Using Kernel Methods within MOSES

From OpenCog

I've been thinking a bit about how to take a totally different approach to the problem of "modeling the differences between fit and unfit population elements" in algorithms like BOA, MOSES and PLEASURE.

The direction I'm thinking about is based on using kernel methods for supervised classification.

If any eager volunteer has the time, inclination, knowledge and guts to flesh these ideas out and implement them, let me know. I don't have time to play with it myself, but I'd be happy to work closely with anyone who does want to implement it; I'm pretty sure there are some interesting research papers here, and possibly a way to dramatically improve MOSES for automated program learning....

This is a fairly "encapsulated" project, which has meaning on its own as "machine learning" narrow-AI work, and also potentially a lot of value within an AGI context. But this is rather tricky stuff; it certainly won't be an easy task and is not a job for an AI novice.... It's hard-core machine learning R&D to be sure.

At any stage in the evolution of a population according to one of these optimization methods, one has a class of FIT genotypes (say, programs in the case of MOSES), and a class of UNFIT genotypes.

Then, one has the problem of building a model of what distinguishes the FIT class from the UNFIT class.

Then, after that, the problem of generating new programs according to the model.

What I'm suggesting is a radically different approach to the model-building phase. I suggest using an SVM or related algorithm to build a model distinguishing the two categories.

I have found some literature that is relevant, basically telling what kernel functions can work in the context of spaces of entities endowed with an edit distance. The first of these papers deals specifically with graph classification using an efficient approximative edit distance.

Edit distance-based kernel functions for structural pattern classification

A Generalized Kernel Approach to Dissimilarity-based Classification

(For SVM geeks: these are funky applications because the kernel functions are not positive definite nor even conditionally positive definite, but, they seem to work in practice anyway because the positive eigenvalues are the ones that dominate the kernel's behavior in practice... there is some nice math backing this up...)

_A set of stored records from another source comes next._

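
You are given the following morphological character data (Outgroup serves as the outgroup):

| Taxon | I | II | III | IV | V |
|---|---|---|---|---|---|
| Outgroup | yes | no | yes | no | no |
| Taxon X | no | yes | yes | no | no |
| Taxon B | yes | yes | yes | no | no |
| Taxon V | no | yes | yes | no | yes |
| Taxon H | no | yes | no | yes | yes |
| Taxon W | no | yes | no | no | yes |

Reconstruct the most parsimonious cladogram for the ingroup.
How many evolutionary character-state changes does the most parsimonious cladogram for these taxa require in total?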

The edit distance approach is promising because we can estimate edit distance between program trees represented in Combo.

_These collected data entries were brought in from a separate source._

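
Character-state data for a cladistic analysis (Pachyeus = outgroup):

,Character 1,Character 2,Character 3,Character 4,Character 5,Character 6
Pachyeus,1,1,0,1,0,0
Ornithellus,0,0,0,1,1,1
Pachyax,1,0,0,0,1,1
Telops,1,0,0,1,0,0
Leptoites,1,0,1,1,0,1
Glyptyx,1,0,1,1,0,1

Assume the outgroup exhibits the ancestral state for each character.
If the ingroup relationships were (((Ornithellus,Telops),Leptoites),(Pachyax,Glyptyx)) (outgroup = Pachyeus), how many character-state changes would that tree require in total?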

What I'm not quite sure of is how you'd generate new population elements from these SVM models. Maybe there is some funky math way to do this.

Or, on the other hand, one could generate new population elements via

  • random sampling from the neighborhood of fit programs
  • hillclimbing
  • hBOA

and then use the SVM model for **fitness estimation** and subsequent filtering. This actually seems quite a promising approach to me. I think it's where I would start.

The downside of course is that learning SVM classification models is not cheap. You probably wouldn't want to re-run the SVM after each new fitness evaluation. So what is really called for is incremental SVM learning, as described

which so far as I know isn't supported by libsvm or svmlite, though it's supported in this MATLAB code

and perhaps more usefully in svmheavy:

(though svmheavy is sparsely documented and it's not clear how easy it is to extend it with odd kernel functions as would be needed for this application).

With incremental SVM learning, one would update the SVM model incrementally as new fitness evaluations came in, which would probably make the approach computationally tractable in an evolutionary learning context.